Son bir haftada İsveç’in Danimarka’yla sınır ili olan Malmö’de, İsveç’e ulaşmayı başaran 738 Suriyeli göçmen, Göçmenlik Kurumu’na göre sığınma talebinde bulundu. Avrupa’da yol alan içi Suriyeli göçmenlerle dolu trenler, “Benim Avrupa’m duvarlar örmez” diyen İsveç Başbakanı Stefan Lövfen’le Danimarka Başbakanı Lars Lokke Rasmussen’i perşembe günü karşı karşıya getirdi. Anlaşılan “Sarsılıyor mu?” diye sorulan Avrupa Birliği’ni ve kuzeyli ülkelerin komşu sevgisini göçmenlere karşı işlenen bu ayıplar bitirecek.

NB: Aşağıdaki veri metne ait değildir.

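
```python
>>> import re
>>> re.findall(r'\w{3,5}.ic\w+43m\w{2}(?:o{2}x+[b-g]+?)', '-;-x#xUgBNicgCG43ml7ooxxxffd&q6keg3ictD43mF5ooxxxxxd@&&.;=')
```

['xUgBNicgCG43ml7ooxxxf', 'q6keg3ictD43mF5ooxxxxxd']

Because the quantifier is non-greedy, it stops expanding at the earliest point where the rest of the pattern can succeed.
Since nothing is captured, `findall` lists the 2 matched substrings directly.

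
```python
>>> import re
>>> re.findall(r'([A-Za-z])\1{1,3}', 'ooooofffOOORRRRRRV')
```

['o', 'f', 'O', 'R', 'R']

`\1` is not a pattern — it's the concrete string captured by group 1, re-applied verbatim.
`findall` collects group 1 from each match (5 total).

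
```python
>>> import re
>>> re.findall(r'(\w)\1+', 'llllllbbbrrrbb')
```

['l', 'b', 'r', 'b']

After group 1 captures some text, `\1` only succeeds where that same text appears again.
Scanning left to right: at [0:6] match 'llllll', group 1 = 'l'; at [6:9] match 'bbb', group 1 = 'b'; at [9:12] match 'rrr', group 1 = 'r'; at [12:14] match 'bb', group 1 = 'b'.
`findall` collects group 1 from each match (4 total).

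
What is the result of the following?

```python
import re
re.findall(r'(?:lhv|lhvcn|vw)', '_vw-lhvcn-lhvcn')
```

Alternation isn't longest-match — the leftmost alternative that fits at this position is chosen.
With no groups in the pattern, `findall` gives back each whole match — 3 here.

['vw', 'lhv', 'lhv']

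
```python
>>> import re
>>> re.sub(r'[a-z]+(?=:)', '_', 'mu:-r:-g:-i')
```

'_:-_:-_:-i'

The positive lookaround only admits positions where the adjacent text matches; those characters stay outside the span.
Every occurrence is swapped for '_'.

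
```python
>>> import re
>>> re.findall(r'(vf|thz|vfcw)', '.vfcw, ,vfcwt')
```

['vf', 'vf']

Branches in `(...|...)` are attempted left-to-right; the first branch that allows the whole pattern to succeed is taken.
Walking the string: at [1:3] match 'vf', group 1 = 'vf'; at [8:10] match 'vf', group 1 = 'vf'.
One capturing group, so `findall` returns just the captured substring from each match — 2 in all.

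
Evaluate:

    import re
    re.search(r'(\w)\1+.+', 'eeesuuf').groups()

The match spans [0:7] → 'eeesuuf'.
Captured: group 1 = 'e'.

('e',)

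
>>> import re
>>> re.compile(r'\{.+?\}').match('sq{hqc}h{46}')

None

With `match`, the pattern is implicitly anchored at the beginning.
Here the string doesn't start with a match, so the call returns None.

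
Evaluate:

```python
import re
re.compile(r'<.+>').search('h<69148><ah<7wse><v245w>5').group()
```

'<69148><ah<7wse><v245w>'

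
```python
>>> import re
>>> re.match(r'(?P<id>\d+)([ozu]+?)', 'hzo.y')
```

With `match`, the pattern is implicitly anchored at the beginning.
Here the pattern fails at index 0, so the call returns None.

None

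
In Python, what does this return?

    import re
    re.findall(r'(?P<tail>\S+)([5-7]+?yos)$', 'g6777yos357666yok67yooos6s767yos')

The pattern matches one or more of a non-whitespace character (captured as 'tail'); then one or more of a character in [5-7] (lazy), then the literal 'yos' (captured); then anchored at the end.
Scanning left to right: at [0:32] match 'g6777yos357666yok67yooos6s767yos', groups = ('g6777yos357666yok67yooos6s76', '7yos').
With 2 capturing groups, `findall` returns a 2-tuple per match.

[('g6777yos357666yok67yooos6s76', '7yos')]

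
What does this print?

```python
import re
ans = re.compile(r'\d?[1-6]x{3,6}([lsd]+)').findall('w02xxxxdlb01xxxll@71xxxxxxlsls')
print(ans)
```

['dl', 'll', 'lsls']

This matches optionally a digit, then a character in [1-6], then 3 to 6 of the literal 'x'; then one or more of one of [lsd] (captured).
Matches: at [1:9] match '02xxxxdl', group 1 = 'dl'; at [10:17] match '01xxxll', group 1 = 'll'; at [18:30] match '71xxxxxxlsls', group 1 = 'lsls'.
With a single group, `findall` returns only what that group captured — 3 items.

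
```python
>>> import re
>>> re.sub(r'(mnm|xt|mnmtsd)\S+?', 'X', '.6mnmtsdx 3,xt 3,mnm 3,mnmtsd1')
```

'.6Xsdx 3,xt 3,mnm 3,Xsd1'

Alternation tries branches left to right and keeps the first one that lets the overall match succeed at that position.
Each match is replaced by 'X'.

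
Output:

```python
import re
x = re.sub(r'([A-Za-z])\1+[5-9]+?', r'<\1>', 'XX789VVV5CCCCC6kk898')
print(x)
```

<X>89<V><C><k>98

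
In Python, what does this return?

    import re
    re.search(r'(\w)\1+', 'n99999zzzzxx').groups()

('9',)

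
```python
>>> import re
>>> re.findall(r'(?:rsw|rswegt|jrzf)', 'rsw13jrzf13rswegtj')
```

Alternation isn't longest-match — the leftmost alternative that fits at this position is chosen.
With no groups in the pattern, `findall` gives back each whole match — 3 here.

['rsw', 'jrzf', 'rsw']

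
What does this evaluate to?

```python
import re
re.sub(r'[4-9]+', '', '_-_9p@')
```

Pattern: one or more of a character in [4-9].
Matches: at [3:4] → '9'.
Each match is replaced by ''.

'_-_p@'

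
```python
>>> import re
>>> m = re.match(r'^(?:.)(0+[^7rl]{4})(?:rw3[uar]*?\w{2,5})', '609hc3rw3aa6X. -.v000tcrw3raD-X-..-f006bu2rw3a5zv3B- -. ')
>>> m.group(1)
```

'09hc3'

This matches anchored at the start of the string; then any character (non-capturing group); then one or more of a literal '0', then exactly 4 of any character except [7rl] (captured); then the literal 'rw3', then zero or more of one of [uar] (lazy), then 2 to 5 of a word character (non-capturing group).
`re.match` won't scan ahead — the pattern has to work from the very first character.
The match spans [0:13] → '609hc3rw3aa6X'.
Captured: group 1 = '09hc3'.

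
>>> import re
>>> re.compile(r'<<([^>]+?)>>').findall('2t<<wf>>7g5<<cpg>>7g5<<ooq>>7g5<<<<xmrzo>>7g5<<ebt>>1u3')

['wf', 'cpg', 'ooq', '<<xmrzo', 'ebt']

Scanning left to right: at [2:8] match '<<wf>>', group 1 = 'wf'; at [11:18] match '<<cpg>>', group 1 = 'cpg'; at [21:28] match '<<ooq>>', group 1 = 'ooq'; at [31:42] match '<<<<xmrzo>>', group 1 = '<<xmrzo'; at [45:52] match '<<ebt>>', group 1 = 'ebt'.
One capturing group, so `findall` returns just the captured substring from each match — 5 in all.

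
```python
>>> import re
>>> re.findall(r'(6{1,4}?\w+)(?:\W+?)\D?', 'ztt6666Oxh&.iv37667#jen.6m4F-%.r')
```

The pattern matches 1 to 4 of the literal '6' (lazy), then one or more of a word character (captured); then one or more of a non-word character (lazy) (non-capturing group); then optionally a non-digit.
Matches: at [3:12] match '6666Oxh&.', group 1 = '6666Oxh'; at [16:21] match '667#j', group 1 = '667'; at [24:30] match '6m4F-%', group 1 = '6m4F'.
One capturing group, so `findall` returns just the captured substring from each match — 3 in all.

['6666Oxh', '667', '6m4F']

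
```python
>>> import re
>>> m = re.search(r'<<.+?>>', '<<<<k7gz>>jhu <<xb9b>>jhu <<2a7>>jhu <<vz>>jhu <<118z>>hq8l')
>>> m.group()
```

`re.search` tries every starting position until one works.
The match spans [0:10] → '<<<<k7gz>>'.

'<<<<k7gz>>'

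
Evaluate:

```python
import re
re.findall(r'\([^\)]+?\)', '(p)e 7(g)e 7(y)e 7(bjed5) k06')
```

['(p)', '(g)', '(y)', '(bjed5)']

Matches: at [0:3] → '(p)'; at [6:9] → '(g)'; at [12:15] → '(y)'; at [18:25] → '(bjed5)'.
`findall` yields the raw match text (4 of them) because the pattern has no groups.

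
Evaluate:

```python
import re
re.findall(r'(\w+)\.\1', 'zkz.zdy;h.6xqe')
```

A backreference is literal: `\1` must see the identical characters the first group matched.
Scanning left to right: at [2:5] match 'z.z', group 1 = 'z'.
`findall` collects group 1 from the one match (1 total).

['z']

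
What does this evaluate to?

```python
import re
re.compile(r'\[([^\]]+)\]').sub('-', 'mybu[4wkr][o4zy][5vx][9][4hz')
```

`sub` substitutes '-' at each match site.

'mybu----[4hz'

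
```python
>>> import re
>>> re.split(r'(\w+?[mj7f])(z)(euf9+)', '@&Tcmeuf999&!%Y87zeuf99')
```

The group in the pattern means `split` returns the separators' captures alongside the pieces.

['@&Tcmeuf999&!%', 'Y87', 'z', 'euf99', '']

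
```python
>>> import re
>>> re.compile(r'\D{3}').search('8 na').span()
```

This matches exactly 3 of a non-digit.
`re.search` scans for the first position where the pattern succeeds.
The match spans [1:4] → ' na'.

(1, 4)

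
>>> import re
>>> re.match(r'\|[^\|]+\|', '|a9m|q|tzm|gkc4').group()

`re.match` won't scan ahead — the pattern has to work from the very first character.
The match spans [0:5] → '|a9m|'.

'|a9m|'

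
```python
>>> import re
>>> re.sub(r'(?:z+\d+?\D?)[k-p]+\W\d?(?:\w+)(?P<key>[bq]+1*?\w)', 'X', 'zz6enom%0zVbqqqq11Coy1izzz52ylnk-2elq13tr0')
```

'X1Coy1iX3tr0'

The pattern matches one or more of a literal 'z', then one or more of a digit (lazy), then optionally a non-digit (non-capturing group); then one or more of a character in [k-p], then a non-word character, then optionally a digit; then one or more of a word character (non-capturing group); then one or more of one of [bq], then zero or more of the literal '1' (lazy), then a word character (captured as 'key').
The `?` after the quantifier makes it lazy — it takes as little as possible before letting the rest of the pattern try.
Matches: at [0:17] → 'zz6enom%0zVbqqqq1'; at [23:38] → 'zzz52ylnk-2elq1'.
Each match is replaced by 'X'.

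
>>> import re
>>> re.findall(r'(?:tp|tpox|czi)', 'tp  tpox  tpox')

Branches in `(...|...)` are attempted left-to-right; the first branch that allows the whole pattern to succeed is taken.
Walking the string: at [0:2] → 'tp'; at [4:6] → 'tp'; at [10:12] → 'tp'.
Since nothing is captured, `findall` lists the 3 matched substrings directly.

['tp', 'tp', 'tp']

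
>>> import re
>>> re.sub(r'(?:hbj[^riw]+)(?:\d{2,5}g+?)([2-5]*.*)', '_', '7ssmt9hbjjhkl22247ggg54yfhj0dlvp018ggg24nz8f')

'7ssmt9_'

Pattern: the literal 'hbj', then one or more of any character except [riw] (non-capturing group); then 2 to 5 of a digit, then one or more of a literal 'g' (lazy) (non-capturing group); then zero or more of a character in [2-5], then zero or more of any character (captured).
`sub` substitutes '_' at each match site.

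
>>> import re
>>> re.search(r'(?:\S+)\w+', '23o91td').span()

(0, 7)

Pattern: one or more of a non-whitespace character (non-capturing group); then one or more of a word character.
Unlike `match`, `search` isn't anchored — it looks for the pattern anywhere in the string.
The match spans [0:7] → '23o91td'.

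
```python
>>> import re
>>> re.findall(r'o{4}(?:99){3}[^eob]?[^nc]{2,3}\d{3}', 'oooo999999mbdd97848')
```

['oooo999999mbdd978']

Pattern: exactly 4 of the literal 'o', then the literal '99' repeated 3 times, then optionally any character except [eob]; then 2 to 3 of any character except [nc], then exactly 3 of a digit.
Matches: at [0:17] → 'oooo999999mbdd978'.
Since nothing is captured, `findall` lists the 1 matched substring directly.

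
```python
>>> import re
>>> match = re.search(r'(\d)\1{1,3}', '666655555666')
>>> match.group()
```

'6666'

`\1` is not a pattern — it's the concrete string captured by group 1, re-applied verbatim.
The match spans [0:4] → '6666'.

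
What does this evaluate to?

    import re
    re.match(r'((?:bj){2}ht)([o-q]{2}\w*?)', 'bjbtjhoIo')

None

`re.match` won't scan ahead — the pattern has to work from the very first character.
Here the string doesn't start with a match, so the call returns None.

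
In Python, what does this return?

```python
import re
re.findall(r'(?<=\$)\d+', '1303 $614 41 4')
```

['614']

The lookaround is zero-width — it requires the adjacent text to match without consuming it, so the asserted text isn't part of the match.
`findall` yields the raw match text (1 of them) because the pattern has no groups.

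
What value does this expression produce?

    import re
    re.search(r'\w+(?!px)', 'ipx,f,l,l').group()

'ipx'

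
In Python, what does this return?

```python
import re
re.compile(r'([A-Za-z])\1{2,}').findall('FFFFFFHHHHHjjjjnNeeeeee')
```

['F', 'H', 'j', 'e']

`\1` is not a pattern — it's the concrete string captured by group 1, re-applied verbatim.
Matches: at [0:6] match 'FFFFFF', group 1 = 'F'; at [6:11] match 'HHHHH', group 1 = 'H'; at [11:15] match 'jjjj', group 1 = 'j'; at [17:23] match 'eeeeee', group 1 = 'e'.
Because there's exactly one group, `findall` drops the full match and keeps group 1 from each hit.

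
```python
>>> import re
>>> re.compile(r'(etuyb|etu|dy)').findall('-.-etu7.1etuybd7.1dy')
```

Alternation isn't longest-match — the leftmost alternative that fits at this position is chosen.
Scanning left to right: at [3:6] match 'etu', group 1 = 'etu'; at [9:14] match 'etuyb', group 1 = 'etuyb'; at [18:20] match 'dy', group 1 = 'dy'.
With a single group, `findall` returns only what that group captured — 3 items.

['etu', 'etuyb', 'dy']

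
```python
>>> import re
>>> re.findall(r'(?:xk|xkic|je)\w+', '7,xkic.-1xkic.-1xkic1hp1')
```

['xkic', 'xkic', 'xkic1hp1']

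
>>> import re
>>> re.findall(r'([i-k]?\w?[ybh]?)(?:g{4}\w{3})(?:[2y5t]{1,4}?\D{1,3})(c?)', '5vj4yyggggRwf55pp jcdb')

[('yy', '')]

Pattern: optionally a character in [i-k], then optionally a word character, then optionally one of [ybh] (captured); then exactly 4 of the literal 'g', then exactly 3 of a word character (non-capturing group); then 1 to 4 of one of [2y5t] (lazy), then 1 to 3 of a non-digit (non-capturing group); then optionally a literal 'c' (captured).
Scanning left to right: at [4:18] match 'yyggggRwf55pp ', groups = ('yy', '').
Multiple groups make `findall` return tuples — one 2-tuple for the one match.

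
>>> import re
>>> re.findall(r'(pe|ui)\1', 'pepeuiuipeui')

['pe', 'ui']

The backreference `\1` re-matches whatever the first group consumed, character for character.
`findall` collects group 1 from each match (2 total).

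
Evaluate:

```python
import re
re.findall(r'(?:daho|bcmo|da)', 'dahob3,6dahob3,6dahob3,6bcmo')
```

The regex engine tests alternatives in the order written; an earlier branch that matches wins even if a later one would match more.
With no groups in the pattern, `findall` gives back each whole match — 4 here.

['daho', 'daho', 'daho', 'bcmo']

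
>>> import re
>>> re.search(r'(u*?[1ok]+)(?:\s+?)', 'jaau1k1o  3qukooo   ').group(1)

'u1k1o'

Pattern: zero or more of a literal 'u' (lazy), then one or more of one of [1ok] (captured); then one or more of whitespace (lazy) (non-capturing group).
`re.search` tries every starting position until one works.
The match spans [3:9] → 'u1k1o '.
Captured: group 1 = 'u1k1o'.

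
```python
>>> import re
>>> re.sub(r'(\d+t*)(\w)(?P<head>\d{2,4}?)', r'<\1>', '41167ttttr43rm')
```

This matches one or more of a digit, then zero or more of the literal 't' (captured); then a word character (captured); then 2 to 4 of a digit (lazy) (captured as 'head').
Matches: at [0:12] → '41167ttttr43'.
`\1` in the replacement pulls in group 1's text for each match.

'<41167tttt>rm'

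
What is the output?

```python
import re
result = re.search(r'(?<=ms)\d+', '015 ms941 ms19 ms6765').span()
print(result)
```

Lookahead/lookbehind check context without consuming it, so the matched span excludes the asserted characters.
The match spans [6:9] → '941'.

(6, 9)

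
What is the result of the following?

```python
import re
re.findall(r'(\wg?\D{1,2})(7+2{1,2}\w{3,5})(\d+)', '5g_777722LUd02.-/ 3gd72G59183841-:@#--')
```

[('5g_', '777722LUd0', '2'), ('3gd', '72G5918', '3841')]

`findall` packs the 3 group values into a tuple for every match.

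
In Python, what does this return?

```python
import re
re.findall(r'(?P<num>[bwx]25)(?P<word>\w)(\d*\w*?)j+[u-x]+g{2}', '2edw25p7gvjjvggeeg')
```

[('w25', 'p', '7gv')]

Pattern: one of [bwx], then the literal '25' (captured as 'num'); then a word character (captured as 'word'); then zero or more of a digit, then zero or more of a word character (lazy) (captured); then one or more of the literal 'j', then one or more of a character in [u-x], then exactly 2 of a literal 'g'.
Walking the string: at [3:15] match 'w25p7gvjjvgg', groups = ('w25', 'p', '7gv').
With 3 capturing groups, `findall` returns a 3-tuple per match.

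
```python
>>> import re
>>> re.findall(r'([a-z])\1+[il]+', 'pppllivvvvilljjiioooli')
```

['p', 'v', 'j', 'o']

`\1` is not a pattern — it's the concrete string captured by group 1, re-applied verbatim.
With a single group, `findall` returns only what that group captured — 4 items.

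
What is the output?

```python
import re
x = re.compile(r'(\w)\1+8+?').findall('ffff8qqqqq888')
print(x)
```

A backreference is literal: `\1` must see the identical characters the first group matched.
Scanning left to right: at [0:5] match 'ffff8', group 1 = 'f'; at [5:11] match 'qqqqq8', group 1 = 'q'.
`findall` collects group 1 from each match (2 total).

['f', 'q']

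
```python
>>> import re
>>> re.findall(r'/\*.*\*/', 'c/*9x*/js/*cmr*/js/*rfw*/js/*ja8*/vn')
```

Walking the string: at [1:34] → '/*9x*/js/*cmr*/js/*rfw*/js/*ja8*/'.
`findall` yields the raw match text (1 of them) because the pattern has no groups.

['/*9x*/js/*cmr*/js/*rfw*/js/*ja8*/']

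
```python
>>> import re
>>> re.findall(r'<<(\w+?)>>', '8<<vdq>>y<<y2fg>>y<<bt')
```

['vdq', 'y2fg']

With a single group, `findall` returns only what that group captured — 2 items.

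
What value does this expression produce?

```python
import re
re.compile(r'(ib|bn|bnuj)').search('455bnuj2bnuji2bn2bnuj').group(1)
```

'bn'

The match spans [3:5] → 'bn'.
Captured: group 1 = 'bn'.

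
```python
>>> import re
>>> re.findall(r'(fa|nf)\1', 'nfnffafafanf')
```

['nf', 'fa']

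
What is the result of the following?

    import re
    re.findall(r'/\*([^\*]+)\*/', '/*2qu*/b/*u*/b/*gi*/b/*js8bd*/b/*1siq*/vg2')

['2qu', 'u', 'gi', 'js8bd', '1siq']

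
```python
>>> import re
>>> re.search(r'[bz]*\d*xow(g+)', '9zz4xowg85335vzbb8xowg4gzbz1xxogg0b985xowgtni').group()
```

'zz4xowg'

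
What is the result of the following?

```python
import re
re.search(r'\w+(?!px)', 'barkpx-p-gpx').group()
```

'barkpx'

The negative lookahead/lookbehind blocks any match where the forbidden context is present.
The match spans [0:6] → 'barkpx'.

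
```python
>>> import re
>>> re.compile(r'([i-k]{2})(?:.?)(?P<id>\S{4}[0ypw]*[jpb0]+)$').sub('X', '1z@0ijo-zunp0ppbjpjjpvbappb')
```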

Geçen hafta pazar gününden itibaren 3 bin göçmenin ulaştığı Danimarka’da, Avrupa Birliği kurallarına uymadıkları için Başbakan Rasmussen polisini kutladı. Dublin önermelerine göre Avrupa Birliği’ne üye ülkeler, kendi ülkelerine ulaşan göçenleri kayıt altına alıyor. Danimarka’da Padborg ve Rödby’e ulaşan Suriyeli göçmenlerin trenlerden inmesine izin verilmeden silahlı polislerce İsveç’e yönlendiriliyor. Göçmenleri kayıt altına almadan trende kalmaya zorlayan Danimarka polisinin uygulamasına Rasmussen’dan “Polise benim tam desteğim var” açıklaması geldi. Danimarka Adalet Bakanlığı, son bir haftada 400 göçmenin sığınma talebi olduğunu duyurdu.

Avrupa Birliği’nin “yol kenarındaki” ülkeleri ayrı ayrı insanlık sınavından kalırken İsveç’te lise öğrencileri, “Her öğrenciden bir kron, milyon kron” yardım kampanyası başlattılar. Toplanan yardımlar, savaş yorgunu göçmen çocuklara aktarılmak üzere bir yardım derneğine devrediliyor. Çarşamba günü tabloid basılan Metro gazetesi de birinci sayfasını ve arka sayfasını kapak yapıp bir İsveç Bayrağı’nın içine Suriyeli göçmenlere atfen “İsveç’e hoş geldiniz” diye başlık atarak çıktı. Duyarlılık artınca büyük bir süper market zinciri müşterilerine bir SMS mesajı gönderdi. “Bu hafta sonu üyelik kartınızı veya aplikasyon ekranımızı okutarak yaptığınız her alışverişin yüzde 10’unu savaş mağduru çocuklara yardım olarak bağışlıyorsunuz.” İnsanlığı harcıyoruz.